The firm made its name with a string of acquisitions in 2006 totaling 9.4 billion yuan ($1.4 billion) including Australia's top plastics maker Qenos, France's organic silicone producer Rhodia and animal feed additive firm Adisseo.

Now 20 months after its $600 million deal to bring in U.S. private equity Blackstone as a strategic investor, the 5-year-old state chemical group is seeking more similar alliances and hunting for new assets that will bolster its core sectors: high-end specialty chemicals and life sciences products.

We want to introduce strategic investors for each of our six business segments, to better our management and build up a multi-source investment structure, Chief Executive Ren Jianxin told Reuters in an interview in its neat 12-storey office block.

Because of the time-consuming restructuring, Ren shrugged off a timeline for a public stock offering mooted a few years back.

After Blackstone bought a 20 percent stake in China National Bluestar, ChemChina's special chemicals arm, its farm chemicals department could be the next to line up an investor, possibly a U.S. or European fund, Ren said, without elaboration.

Despite being seemingly quiet on the overseas acquisition front, ChemChina has not stopped its hunt for quality assets, mostly in Europe and the United States, Ren said, taking pride in the firms bought in 2006 that have since grown in valuation by an average eight-fold.

It's not that we wanted it quiet but there was no right opportunity, said Ren, who in early 2008 withdrew a then A$2 billion bid for Australia's agrichemical firm Nufarm due to an offer he deemed too pricey. Sinochem Corp is now talking to the Australian company.

We have proven to Beijing to be a successful acquirer.

UNINTENTIONAL REFINER

ChemChina is known to the global chemical industry and investors as China's most market-oriented SOE, a savvy deal-maker and truly international company that hires some 15 westerners as senior executives, unusual among Chinese state firms.

The firm and its chief, a former communist youth league leader, however, keep a low profile at home.

We position ourself in the middle of the supply chain. We don't compete with big oil for crude supplies and avoid competition with private businesses for end products, said Ren, who built the $18-billion-revenue business spanning new chemicals to fertilizers to farm chemicals to even noodle-chain shops.

In 2007 ChemChina rose to the spotlight of China's vast refining business after it acquired a few local oil processors in eastern Shandong province to claim a total of 600,000 barrels per day refining capacity, the country's No.4 by size.
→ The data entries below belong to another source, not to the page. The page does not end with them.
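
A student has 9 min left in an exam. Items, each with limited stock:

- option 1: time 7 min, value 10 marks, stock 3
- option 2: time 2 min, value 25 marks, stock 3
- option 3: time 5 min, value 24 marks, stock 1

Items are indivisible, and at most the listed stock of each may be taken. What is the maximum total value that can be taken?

75 marks

Best selections within time 9 and stock limits:
- 3×option 2: time 6, value 75
- 2×option 2 + 1×option 3: time 9, value 74
- 2×option 2: time 4, value 50
- 1×option 2 + 1×option 3: time 7, value 49
Best: 75 marks.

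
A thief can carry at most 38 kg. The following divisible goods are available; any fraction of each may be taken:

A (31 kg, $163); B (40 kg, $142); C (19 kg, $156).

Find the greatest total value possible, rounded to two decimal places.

Take in order of value per unit:
- C (156/19 per unit): all 19 → value 156, running total 156.00
- A (163/31 per unit): 19 of 31 → value 19×163/31 = 99.9032, running total 255.90
Total 255.90.

255.90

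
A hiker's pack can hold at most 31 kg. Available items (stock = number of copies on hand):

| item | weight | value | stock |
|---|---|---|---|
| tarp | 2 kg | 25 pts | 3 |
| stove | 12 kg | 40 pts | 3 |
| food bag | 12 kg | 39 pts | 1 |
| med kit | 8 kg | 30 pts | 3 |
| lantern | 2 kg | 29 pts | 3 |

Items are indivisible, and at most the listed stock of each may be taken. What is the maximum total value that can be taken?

222 pts

Top feasible selections:
- 3×tarp + 2×med kit + 3×lantern: weight 28, value 222
- 2×tarp + 1×stove + 1×med kit + 3×lantern: weight 30, value 207
Best: 222 pts.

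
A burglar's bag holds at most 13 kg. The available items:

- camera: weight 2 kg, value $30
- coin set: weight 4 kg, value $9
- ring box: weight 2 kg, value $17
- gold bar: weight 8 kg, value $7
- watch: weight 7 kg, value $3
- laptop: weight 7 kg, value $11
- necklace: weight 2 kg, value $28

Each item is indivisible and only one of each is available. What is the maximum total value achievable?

Check high-value combinations within 13 kg:
- camera+ring box+laptop+necklace: weight 2+2+7+2=13, value 30+17+11+28=86
- camera+coin set+ring box+necklace: weight 2+4+2+2=10, value 30+9+17+28=84
- camera+ring box+watch+necklace: weight 2+2+7+2=13, value 30+17+3+28=78
- camera+ring box+necklace: weight 2+2+2=6, value 30+17+28=75
- camera+laptop+necklace: weight 2+7+2=11, value 30+11+28=69
Best: $86.

$86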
But throughput at its 12 refineries was a tiny 10,000 bpd last year, as Beijing limited crude oil access to its top oil firms Sinopec Corp, PetroChina and CNOOC Ltd, and ChemChina had to import fuel oil -- now subject to a steep consumption tax -- to make chemicals like propylene and ethylene.

Oil refining is not our goal, to secure feedstock for chemicals is, Ren said, adding that ChemChina had invested heavily on these Shandong plants with technologies like deep catalytic cracking to boost products values.

We live on the margins ... We have to differentiate ourselves in the strength of technologies, said Ren.

In refining, we won't give up our existing plants, we want to seek strategic cooperation, such as 50-50 joint venture with firms that have oil resources or management expertise, said Ren, warning that it's no easy job to court such investors given Beijing's tight grip on crude supply.